What was Amy Coney Barrett’s controversial statement?

  • On the second day of the Supreme Court election confirmation hearings of President Donald Trump, Amy Coney Barrett, Senator Dianne Feinstein asked if the candidate shared the views of her mentor, Justice Antonin Scalia on interpersonal marriage. of the same sex. Judge Scalia was known to consistently speak out against gay rights, Feinstein noted.
  • Feinstein asked if Barrett would also be “a coherent vote to roll back hard-fought freedoms and protections for the LGBT community.” To this, Barrett replied that she “had no agenda,” a phrase Scalia himself used in his own confirmation hearing.

“I want to make it clear that I have never discriminated based on sexual preference and that I would not discriminate based on sexual preference.”

Barret
  • Barret’s appointment to the Supreme Court has angered LGBTQI groups and advocates across the country as many fear that her personal ultra-conservative views and legal approach threaten the rights of sexual minorities.
  • During the hearing, Barrett declined to tell senators whether he would vote to overturn rulings that provide legal protection for same-sex marriage.

But why is the use of the term “sexual preference” controversial ?
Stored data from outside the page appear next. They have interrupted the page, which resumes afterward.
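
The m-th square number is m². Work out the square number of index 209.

The 209th square number is n² with n = 209.
209² = 43681.

43681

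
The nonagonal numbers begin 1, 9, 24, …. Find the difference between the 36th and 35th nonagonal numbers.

Consecutive nonagonal numbers differ by 7n − 6: here 7·36 − 6 = 246.

246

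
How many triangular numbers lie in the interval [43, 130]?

The n-th triangular number is n(n+1)/2.
Smallest index with value ≥ 43: n = 9 (giving 45).
Largest index with value ≤ 130: n = 15 (giving 120).
Indices 9 through 15: 7 terms.

7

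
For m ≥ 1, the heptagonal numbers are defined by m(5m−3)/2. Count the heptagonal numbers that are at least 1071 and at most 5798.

The n-th heptagonal number is n(5n−3)/2.
Smallest index with value ≥ 1071: n = 21 (giving 1071).
Largest index with value ≤ 5798: n = 48 (giving 5688).
Indices 21 through 48: 28 terms.

28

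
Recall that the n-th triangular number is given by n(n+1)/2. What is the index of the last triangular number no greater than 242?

Solve n(n+1)/2 ≤ 242 for integer n.
n = 21 gives 231 ≤ 242, while n = 22 gives 253 > 242; so the answer is index 21.

21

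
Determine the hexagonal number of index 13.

The 13th hexagonal number is n(2n−1) with n = 13.
13·(2·13 − 1) = 13·25 = 325.

325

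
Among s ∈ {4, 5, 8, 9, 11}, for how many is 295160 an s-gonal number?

s = 4: P(4, 543) = 294849 and P(4, 544) = 295936; 295160 is not s-gonal.
s = 5: P(5, 443) = 294152 and P(5, 444) = 295482; 295160 is not s-gonal.
s = 8: P(8, 314) = 295160. ✓
s = 9: P(9, 290) = 293625 and P(9, 291) = 295656; 295160 is not s-gonal.
s = 11: P(11, 256) = 294016 and P(11, 257) = 296321; 295160 is not s-gonal.
Hits: s ∈ {8} → 1.

1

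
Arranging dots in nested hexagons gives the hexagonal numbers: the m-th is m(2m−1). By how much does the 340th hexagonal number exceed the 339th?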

  • Members and advocates of the LGBTQI community often find the term “sexual preference” offensive because it implies that sexuality is a choice.
  • The phrase suggests that who a person chooses as a romantic or sexual partner is simply based on their personal preferences, which have the potential to change.
  • In an article published in 1991, the American Psychological Association (APA) wrote: “The word preference suggests a degree of voluntary choice that is not necessarily informed by lesbians and gay men and that has not been proven in psychological research.”
  • “The term ‘sexual preference’ is generally used to suggest that being a lesbian, gay or bisexual is an option and therefore can and should be ‘cured,'” the prominent American LGBTQI alliance GLAAD notes in a guide. reference for the media.
  • The idea that sexual minorities can be “cured,” implying that their sexuality is a disease, has long been promoted by right-wing Christian groups in the United States.
  • Today, the term “sexual preference” has largely been replaced by “sexual orientation” because it clears up ambiguity and recognizes that sexuality is a key part of a person’s identity.

What was the response to the statement?

  • Sen. Mazie Hirono later criticized the candidate for using the “offensive and outdated term.” “It is used by anti-LGBTQ activists to suggest that sexual orientation is a choice. This is not the case, ”said the senator.
  • She went on to say that if Barrett truly believed that “sexual orientation is just a preference,” then the LGBTQ community should be “rightly concerned” about whether the judge will uphold their constitutional right to marry if it remains. .
  • Apologizing for her comments, Barrett said she had no intention of “harming the LGBTQ community.” “So if I did, I’m really sorry,” he said. “I just wanted to talk about Obergefell’s mandate for same-sex marriage.”
  • Barrett’s comments also sparked a widespread reaction on social media. Sharing a video of the incident on Twitter, the Washington DC-based National Center for Women’s Rights wrote: “Not a ‘preference,’ Judge Barrett.
  • GLAAD also condemned his comments. “The correct term is sexual orientation. “Sexual preference” is a term anti-LGBTQ activists often use to indicate that sexual orientation is a choice, ”the organization tweeted.
  • Soon after, Merriam Webster updated her online definition of the term “sexual preference” to indicate its offensive nature.
  • “The term sexual preference, as used to refer to sexual orientation, is considered offensive in its implicit suggestion that a person can choose who they are sexually or romantically attracted to,” it now reads.
  • The dictionary editor has since confirmed that the entry was in fact updated due to Barrett’s controversial comments during the Supreme Court confirmation hearing.